Difficult debriefings, although not common, can fill us with dread and post debrief regret. Managing these situations is a learned skill and we have some strategies which can help in these difficult situations. With these challenges in mind we have developed an Advanced Debriefing Course which will be launched on November 30th, 2020. This one day course will be led by our senior educators Leonie Watterson, Adam Rehak and Stephanie O'Regan with support from our team. We will be covering advanced questioning techniques, working with a co-debriefer and debriefing the less concrete area of human factors. And of course these debriefing skills translate to practice with supervisory and other potentially difficult conversations.
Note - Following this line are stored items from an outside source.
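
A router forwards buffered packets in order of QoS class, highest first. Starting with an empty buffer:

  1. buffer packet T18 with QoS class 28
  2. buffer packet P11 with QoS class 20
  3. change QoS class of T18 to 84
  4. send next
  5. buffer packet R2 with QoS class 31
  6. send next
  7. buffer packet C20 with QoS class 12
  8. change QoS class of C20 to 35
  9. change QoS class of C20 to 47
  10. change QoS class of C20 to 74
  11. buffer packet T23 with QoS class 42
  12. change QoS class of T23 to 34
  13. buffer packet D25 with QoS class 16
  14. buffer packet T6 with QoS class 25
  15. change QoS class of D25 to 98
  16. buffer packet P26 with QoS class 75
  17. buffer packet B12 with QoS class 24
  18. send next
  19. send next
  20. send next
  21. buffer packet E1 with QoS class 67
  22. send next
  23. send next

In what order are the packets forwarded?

add T18 (QoS class 28) → {T18:28}
add P11 (QoS class 20) → {T18:28, P11:20}
update T18 to QoS class 84 → {T18:84, P11:20}
send next → T18; now {P11:20}
add R2 (QoS class 31) → {R2:31, P11:20}
send next → R2; now {P11:20}
add C20 (QoS class 12) → {P11:20, C20:12}
update C20 to QoS class 35 → {C20:35, P11:20}
update C20 to QoS class 47 → {C20:47, P11:20}
update C20 to QoS class 74 → {C20:74, P11:20}
add T23 (QoS class 42) → {C20:74, T23:42, P11:20}
update T23 to QoS class 34 → {C20:74, T23:34, P11:20}
add D25 (QoS class 16) → {C20:74, T23:34, P11:20, D25:16}
add T6 (QoS class 25) → {C20:74, T23:34, T6:25, P11:20, D25:16}
update D25 to QoS class 98 → {D25:98, C20:74, T23:34, T6:25, P11:20}
add P26 (QoS class 75) → {D25:98, P26:75, C20:74, T23:34, T6:25, P11:20}
add B12 (QoS class 24) → {D25:98, P26:75, C20:74, T23:34, T6:25, B12:24, P11:20}
send next → D25; now {P26:75, C20:74, T23:34, T6:25, B12:24, P11:20}
send next → P26; now {C20:74, T23:34, T6:25, B12:24, P11:20}
send next → C20; now {T23:34, T6:25, B12:24, P11:20}
add E1 (QoS class 67) → {E1:67, T23:34, T6:25, B12:24, P11:20}
send next → E1; now {T23:34, T6:25, B12:24, P11:20}
send next → T23; now {T6:25, B12:24, P11:20}

[T18, R2, D25, P26, C20, E1, T23]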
Like always our course is hands on and there will be plenty of opportunities for you to practice in small groups with contextualised scenarios and our team of skilled actors.
Virtual Simulation Instructor Training
April saw us set up what seemed to be a small television studio so we could run a 2 day virtual simulation instructor workshop for the University of Sydney Masters of Critical Care students enrolled in the Teaching with Simulation subject. While we have run this workshop many times, we had never done it virtually.
New talents within the team emerged. Ahilan Parameswaran turned out to be a bit of a tech guru, though we should have guessed this based on his colour changing LED mousepad. He and Sarah Doran (our sim tech) set up multiple computers, cameras, microphones, and lights to ensure the best audiovisual experience for the learners. Ahilan then manned the technology over the two days, troubleshooting on the fly. It was very comforting for the rest of us having him there so we could concentrate on delivering the workshop content.
The biggest concern for us was how do we ensure the students receive the same or near to same level of engagement in the immersive activities, particularly around debriefing practice. Our small breakouts worked a treat and whilst for us it may not have been as easy as a face to face workshop, we still felt we managed to connect with the learners. The cognitive workload for us was I think at a similar magnitude to that for learners. On the flip side learners appreciated not having to travel, take extended time off work and reported they had a really great engaging, learning experience. With our success here we will consider running future courses in our virtual lab.